Some students believe that texting someone is a way to ease into a relationship or friendship with someone, and it leads to less awkward confrontations in the future. “I get to know someone more by texting, because when you meet for the first time in person, it’s usually awkward and if you text, then you’ve developed a conversation so you know what to talk about,” said senior Patrick Daly. “But, it also depends on what you’ve talked about.”

Such an ice-breaking tactic can be used to meet new people or interact with people one has never met before. “I tend to text girls that I’ve never met before, and that’s how I develop my relationships these days, and I usually meet most of those girls via Facebook,” said senior Mike Blessing.

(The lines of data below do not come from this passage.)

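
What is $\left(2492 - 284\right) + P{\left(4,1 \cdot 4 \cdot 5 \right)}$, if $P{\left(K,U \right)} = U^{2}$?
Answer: $2608$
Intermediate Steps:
$\left(2492 - 284\right) + P{\left(4,1 \cdot 4 \cdot 5 \right)} = \left(2492 - 284\right) + \left(1 \cdot 4 \cdot 5\right)^{2} = 2208 + \left(4 \cdot 5\right)^{2} = 2208 + 20^{2} = 2208 + 400 = 2608$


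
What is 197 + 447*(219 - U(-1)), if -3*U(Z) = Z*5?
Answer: 97345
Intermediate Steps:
U(Z) = -5*Z/3 (U(Z) = -Z*5/3 = -5*Z/3)
197 + 447*(219 - U(-1)) = 197 + 447*(219 - (-5)*(-1)/3) = 197 + 447*(219 - 1*5/3) = 197 + 447*(219 - 5/3) = 197 + 447*(652/3) = 197 + 97148 = 97345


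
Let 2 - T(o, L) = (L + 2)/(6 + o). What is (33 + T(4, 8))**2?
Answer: 1156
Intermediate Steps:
T(o, L) = 2 - (2 + L)/(6 + o) (T(o, L) = 2 - (L + 2)/(6 + o) = 2 - (2 + L)/(6 + o))
(33 + T(4, 8))**2 = (33 + (10 - 1*8 + 2*4)/(6 + 4))**2 = (33 + (10 - 8 + 8)/10)**2 = (33 + (1/10)*10)**2 = (33 + 1)**2 = 34**2 = 1156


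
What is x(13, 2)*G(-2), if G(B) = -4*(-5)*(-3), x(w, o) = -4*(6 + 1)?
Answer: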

Some types of technology, like Skype, have proven to be useful tools in relationships. This popular video-chat and Internet calling tool allows people from different areas to communicate, many students also find it useful for homework help. “If someone has a long-distance relationship, Skype is awesome. It helps you stay connected with people more than just on a phone call basis, and it helps to have a visual of someone that is far away that you can’t see all the time,” said senior Nettie Sparkman.

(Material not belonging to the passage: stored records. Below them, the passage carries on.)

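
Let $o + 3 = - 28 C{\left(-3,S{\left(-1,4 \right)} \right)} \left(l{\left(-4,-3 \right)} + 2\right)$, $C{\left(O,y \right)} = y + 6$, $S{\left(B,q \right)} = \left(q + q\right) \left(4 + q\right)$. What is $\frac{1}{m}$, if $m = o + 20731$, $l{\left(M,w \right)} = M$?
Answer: $\frac{1}{24648} \approx 4.0571 \cdot 10^{-5}$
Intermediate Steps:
$S{\left(B,q \right)} = 2 q \left(4 + q\right)$
$C{\left(O,y \right)} = 6 + y$
$o = 3917$ ($o = -3 + - 28 \left(6 + 2 \cdot 4 \left(4 + 4\right)\right) \left(-4 + 2\right) = -3 + - 28 \left(6 + 2 \cdot 4 \cdot 8\right) \left(-2\right) = -3 + - 28 \left(6 + 64\right) \left(-2\right) = -3 + \left(-28\right) 70 \left(-2\right) = -3 - -3920 = -3 + 3920 = 3917$)
$m = 24648$ ($m = 3917 + 20731 = 24648$)
$\frac{1}{m} = \frac{1}{24648}$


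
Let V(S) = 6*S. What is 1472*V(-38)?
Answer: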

Another notorious tool that technology has brought is the harmless and somewhat over-used Facebook poke. Many students agree that one of the best ways to start a conversation with someone is by poking them. “If I want to get a lady’s attention, I’ll poke her on Facebook,” said sophomore Connor Allen.

There are obvious benefits to texting and Facebook chatting; one being the avoidance of awkward confrontations, but something that is often overlooked is that using this technology can often lead to miscommunication. “A lot of times people misinterpret texts into something they don’t mean, or if someone doesn’t answer their phone or doesn’t text back, they overreact,” said junior Hanna Albertson.

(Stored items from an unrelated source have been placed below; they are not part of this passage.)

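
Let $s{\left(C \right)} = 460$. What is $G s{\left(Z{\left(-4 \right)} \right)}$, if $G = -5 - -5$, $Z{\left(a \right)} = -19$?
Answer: $0$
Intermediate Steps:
$G = 0$ ($G = -5 + 5 = 0$)
$G s{\left(Z{\left(-4 \right)} \right)} = 0 \cdot 460 = 0$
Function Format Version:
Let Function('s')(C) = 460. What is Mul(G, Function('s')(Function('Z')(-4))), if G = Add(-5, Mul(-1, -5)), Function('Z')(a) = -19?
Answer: 0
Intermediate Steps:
G = 0 (G = Add(-5, 5) = 0)
Mul(G, Function('s')(Function('Z')(-4))) = Mul(0, 460) = 0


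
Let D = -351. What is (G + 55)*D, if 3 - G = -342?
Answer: -140400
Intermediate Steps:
G = 345 (G = 3 - 1*(-342) = 3 + 342 = 345)
(G + 55)*D = (345 + 55)*(-351) = 400*(-351) = -140400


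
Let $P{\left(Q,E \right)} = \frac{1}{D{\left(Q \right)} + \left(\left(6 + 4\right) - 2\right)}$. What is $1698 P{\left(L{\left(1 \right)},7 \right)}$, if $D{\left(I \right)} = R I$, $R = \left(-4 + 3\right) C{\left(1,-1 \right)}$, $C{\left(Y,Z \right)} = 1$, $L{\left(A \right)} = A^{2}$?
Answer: $\frac{1698}{7} \approx 242.57$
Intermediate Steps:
$R = -1$ ($R = \left(-4 + 3\right) 1 = \left(-1\right) 1 = -1$)
$D{\left(I \right)} = - I$
$P{\left(Q,E \right)} = \frac{1}{8 - Q}$ ($P{\left(Q,E \right)} = \frac{1}{- Q + \left(\left(6 + 4\right) - 2\right)} = \frac{1}{- Q + \left(10 - 2\right)} = \frac{1}{- Q + 8} = \frac{1}{8 - Q}$)
$1698 P{\left(L{\left(1 \right)},7 \right)} = 1698 \left(- \frac{1}{-8 + 1^{2}}\right) = 1698 \left(- \frac{1}{-8 + 1}\right) = 1698 \left(- \frac{1}{-7}\right) = 1698 \left(\left(-1\right) \left(- \frac{1}{7}\right)\right) = 1698 \cdot \frac{1}{7} = \frac{1698}{7}$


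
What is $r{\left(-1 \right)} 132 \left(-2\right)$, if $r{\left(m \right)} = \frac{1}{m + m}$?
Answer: $132$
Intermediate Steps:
$r{\left(m \right)} = \frac{1}{2 m}$
$r{\left(-1 \right)} 132 \left(-2\right) = \frac{1}{2 \left(-1\right)} 132 \left(-2\right) = \frac{1}{2} \left(-1\right) \left(-264\right) = \left(- \frac{1}{2}\right) \left(-264\right) = 132$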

When people rely on texting for their relationships, it can also detract from the substance of face-to-face interaction. “People get so into a relationship on their phones that they won’t actually spend time together. People can’t depend on their phones, like if you’re breaking up with someone you should be able to say it to their face,” said Albertson.

If a relationship is developed over text to avoid awkward situations and confrontations, there’s a possibility that it will never stray away from that type of interaction. By using this communication instrument people may not be able to develop the proper connections. “If people want to talk to you about something serious, something that should definitely be dealt with in person, they always text about it,” said junior Sarah Silvestri.

Texting and Facebook have not only changed they way people interact with each other, but they have also affected how a real relationship is viewed. “Most people believe that ‘in a realtionship’ means being Facebook offical, but Facebook shouldn’t have to say where you are in a relationship. Facebook has made relationships other people’s business,” said Albertson.

Technology has had a drastic affect on how teens today interact and develop relationships. But they don’t necessarily help in building structured and substantial relationships. Plus, there are many more effective ways that people can use to communicate with each other. “I don’t like talking over technology, calling is fine,” said junior Kaitlin Duda, “but for a relationship, using technology isn’t personal at all, and words can get twisted.”